Por Lucía Lagunes Huerta*
México, DF, 21 ago 12 (CIMAC).-
Todavía se cree que lo que ocurre detrás de las puertas de la casa o lo
que ocurre entre las parejas y en la vida privada es un asunto que no
es de interés público, máxime cuando el agresor es un hombre con poder
y “reconocimiento” público.
Durante siglos la división entre lo
público y lo privado ha servido para mantener el honor masculino, y
dejar en mayor vulnerabilidad a las mujeres.
A un hombre que
participa en la política, la academia, el sistema de justicia, la
cultura o en la economía, no se le cuestiona si es o no buen padre, si
cumple con sus obligaciones económicas, si respeta o no a su compañera
y descendencia; eso no está en la línea de valores públicos que debe
cumplir, muy contrario a lo que ocurre con las mujeres.
Lo que
debe cuidar él es aparentar en público que es una buena persona aunque
en su vida privada atente contra los derechos de quienes le rodean. Es
así que los hombres han hecho de su doble moral un camino para la
impunidad.
Sin embargo, este orden social tiene ya una fractura que hoy está dejando ver la magnitud de esa doble moral masculina.
Durante
años la frase feminista “lo personal es político” se acuñó desde un
sentido: visibilizar en la vida pública el horror que viven las mujeres
en el ámbito privado, primer paso en el que hay bastante avance.
Ahora
estamos frente al segundo sentido de la frase: el actuar personal, las
creencias y la actuación privada es una medición inequívoca de su
actuar político. Valorar la coherencia de su dicho en la práctica.
Un
hombre, públicamente defiende los Derechos Humanos, logra prestigio
académico por investigar la violencia contra las mujeres, pero que es
violento en la vida cotidiana con quienes viven con él, con el
personal que colabora con él, no puede mantenerse en el escenario
público atentando contra lo que él pregona en público.
Esta
fractura es casi un ojo de alfiler que es necesario ensanchar. Por esa
pequeña abertura han logrado pasar el caso del hijo de Diego Fernández
de Cevallos, del cual después del escándalo de la agresión contra su
esposa e hijos poco se sabe.
La denuncia pública de la ex esposa
del consejero electoral Sergio García Ramírez, ante la violencia que
ejerce contra su familia y sus allegados cercanos e ira irracional, y
ahora, el señor Carlos Castresana Fernández, fiscal del Tribunal
Supremo de España.
En el caso de este último, la doble moral
masculina llega hasta las esferas más altas del poder, en las
estructuras más altas del Estado, para proponerlo a que investigue los
casos de feminicidio en Campo Algodonero, Ciudad Juárez.
Si sólo
se valora la experiencia profesional y académica de Castresana suena
lógico que la idea del Estado sea contratarlo, pero si a esa
experiencia académica se le cruza la coherencia personal, la propuesta
se derrumba al atentar contra lo que se quiere investigar.
Un
hombre que intimida, utiliza su poder para atentar contra su ex
compañera, no puede ser el mismo que investigue la verdad en un caso de
violencia feminicida, porque no cuenta con la calidad moral para ello,
y porque la violencia contra las mujeres es un delito y quien delinque
no puede ser el mismo que investigue a otros delincuentes.

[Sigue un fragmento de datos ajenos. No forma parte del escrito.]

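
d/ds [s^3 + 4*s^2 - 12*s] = 3*s^2 + 8*s - 12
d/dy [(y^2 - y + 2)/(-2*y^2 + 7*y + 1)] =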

Es como poner a un ladrón, asesino o torturador a investigar homicidios, asaltos y defender los Derechos Humanos.
El
Estado no puede permitirse ser usado para proteger al agresor y simular
acciones de justicia, por el contrario debe colocar en el máximo nivel
de prioridad nacional salvaguardar la vida de las mujeres y terminar la
impunidad. En esa lógica, la propuesta de Castresana debe ser retirada.